Areas of Application
Radar level instruments are widely used to measure the level of liquids, slurries as well as many solids in storage tanks in refineries and tank terminals. These instruments operate in a wide range of temperatures, pressures, vapor gas mixtures and various process conditions.

Application Limitations
Solids
Radar instruments are quite specific in their application of use. Radar level measurement should be avoided as much as possible on solids due to the weak signal reflection that occurs.

Low Dielectric Process Fluids
Non-contact radar sensors perform poorly with low dielectric process fluids. With low dielectric process fluids, much of the radiated energy is lost to the fluid, leaving very little energy to be reflected back to the gauge. Water and most chemical solutions have a high dielectric constant; fuel oil, lube oil and some solids, such as lime, have a low dielectric constant.

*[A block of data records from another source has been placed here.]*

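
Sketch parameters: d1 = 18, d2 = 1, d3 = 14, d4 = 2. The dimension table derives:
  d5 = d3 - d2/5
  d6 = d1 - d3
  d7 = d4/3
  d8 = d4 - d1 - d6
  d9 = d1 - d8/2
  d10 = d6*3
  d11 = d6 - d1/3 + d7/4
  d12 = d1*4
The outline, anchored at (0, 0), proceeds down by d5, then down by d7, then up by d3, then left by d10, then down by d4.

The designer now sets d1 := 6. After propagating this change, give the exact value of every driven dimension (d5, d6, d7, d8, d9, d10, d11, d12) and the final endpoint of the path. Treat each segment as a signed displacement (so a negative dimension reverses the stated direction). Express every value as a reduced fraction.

Apply edit: d1 := 6
  d5 = d3 - d2/5 = 69/5
  d6 = d1 - d3 = -8
  d7 = d4/3 = 2/3
  d8 = d4 - d1 - d6 = 4
  d9 = d1 - d8/2 = 4
  d10 = d6*3 = -24
  d11 = d6 - d1/3 + d7/4 = -59/6
  d12 = d1*4 = 24
Walk from origin (0, 0):
  seg 1: down by d5 = 69/5 → (0, -69/5)
  seg 2: down by d7 = 2/3 → (0, -217/15)
  seg 3: up by d3 = 14 → (0, -7/15)
  seg 4: left by d10 = -24 → (24, -7/15)
  seg 5: down by d4 = 2 → (24, -37/15)

d5 = 69/5
d6 = -8
d7 = 2/3
d8 = 4
d9 = 4
d10 = -24
d11 = -59/6
d12 = 24
endpoint = (24, -37/15)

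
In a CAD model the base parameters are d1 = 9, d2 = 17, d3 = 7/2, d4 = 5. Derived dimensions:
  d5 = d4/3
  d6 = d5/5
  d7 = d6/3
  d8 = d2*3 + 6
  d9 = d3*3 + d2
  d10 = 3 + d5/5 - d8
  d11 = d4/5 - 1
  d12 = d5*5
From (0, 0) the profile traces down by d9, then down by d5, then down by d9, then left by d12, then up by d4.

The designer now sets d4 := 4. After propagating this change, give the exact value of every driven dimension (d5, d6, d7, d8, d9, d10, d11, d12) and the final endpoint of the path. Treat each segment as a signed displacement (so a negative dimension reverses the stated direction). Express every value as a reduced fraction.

Apply edit: d4 := 4
  d5 = d4/3 = 4/3
  d6 = d5/5 = 4/15
  d7 = d6/3 = 4/45
  d8 = d2*3 + 6 = 57
  d9 = d3*3 + d2 = 55/2
  d10 = 3 + d5/5 - d8 = -806/15
  d11 = d4/5 - 1 = -1/5
  d12 = d5*5 = 20/3
Walk from origin (0, 0):
  seg 1: down by d9 = 55/2 → (0, -55/2)
  seg 2: down by d5 = 4/3 → (0, -173/6)
  seg 3: down by d9 = 55/2 → (0, -169/3)
  seg 4: left by d12 = 20/3 → (-20/3, -169/3)
  seg 5: up by d4 = 4 → (-20/3, -157/3)

d5 = 4/3
d6 = 4/15
d7 = 4/45
d8 = 57
d9 = 55/2
d10 = -806/15
d11 = -1/5
d12 = 20/3
endpoint = (-20/3, -157/3)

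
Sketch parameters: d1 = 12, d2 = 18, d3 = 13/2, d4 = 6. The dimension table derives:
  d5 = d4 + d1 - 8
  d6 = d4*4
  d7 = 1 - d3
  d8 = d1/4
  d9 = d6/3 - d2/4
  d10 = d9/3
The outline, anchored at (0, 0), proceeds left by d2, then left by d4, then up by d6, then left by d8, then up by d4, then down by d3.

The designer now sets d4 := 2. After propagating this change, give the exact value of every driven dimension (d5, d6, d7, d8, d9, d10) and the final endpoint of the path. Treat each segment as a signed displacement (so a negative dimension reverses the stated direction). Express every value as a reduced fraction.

Apply edit: d4 := 2
  d5 = d4 + d1 - 8 = 6
  d6 = d4*4 = 8
  d7 = 1 - d3 = -11/2
  d8 = d1/4 = 3
  d9 = d6/3 - d2/4 = -11/6
  d10 = d9/3 = -11/18
Walk from origin (0, 0):
  seg 1: left by d2 = 18 → (-18, 0)
  seg 2: left by d4 = 2 → (-20, 0)
  seg 3: up by d6 = 8 → (-20, 8)
  seg 4: left by d8 = 3 → (-23, 8)
  seg 5: up by d4 = 2 → (-23, 10)
  seg 6: down by d3 = 13/2 → (-23, 7/2)

d5 = 6
d6 = 8
d7 = -11/2
d8 = 3
d9 = -11/6
d10 = -11/18
endpoint = (-23, 7/2)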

Their application is not suitable for these kinds of low dielectric fluids.

Surface Turbulence
If the surface is turbulent, whether from agitation, product blending, or splashing, more of the signal is lost. A combination of a low dielectric fluid and turbulence can limit the return signal to a non-contacting radar sensor. To solve the problem of turbulence, bypass pipes or stilling wells can be used to isolate the surface from the turbulence.

Advantages
•Used on difficult ‘hard-to-handle’ applications
•High accuracy
•Non-contact
•Can measure level through plastic tanks
•Used to monitor contents of boxes or other multi-media material
•Detect obstructions in chutes or presses

Disadvantages
•Very sensitive to build-up on sensor surface
•They are very expensive. Price increases with increasing accuracy.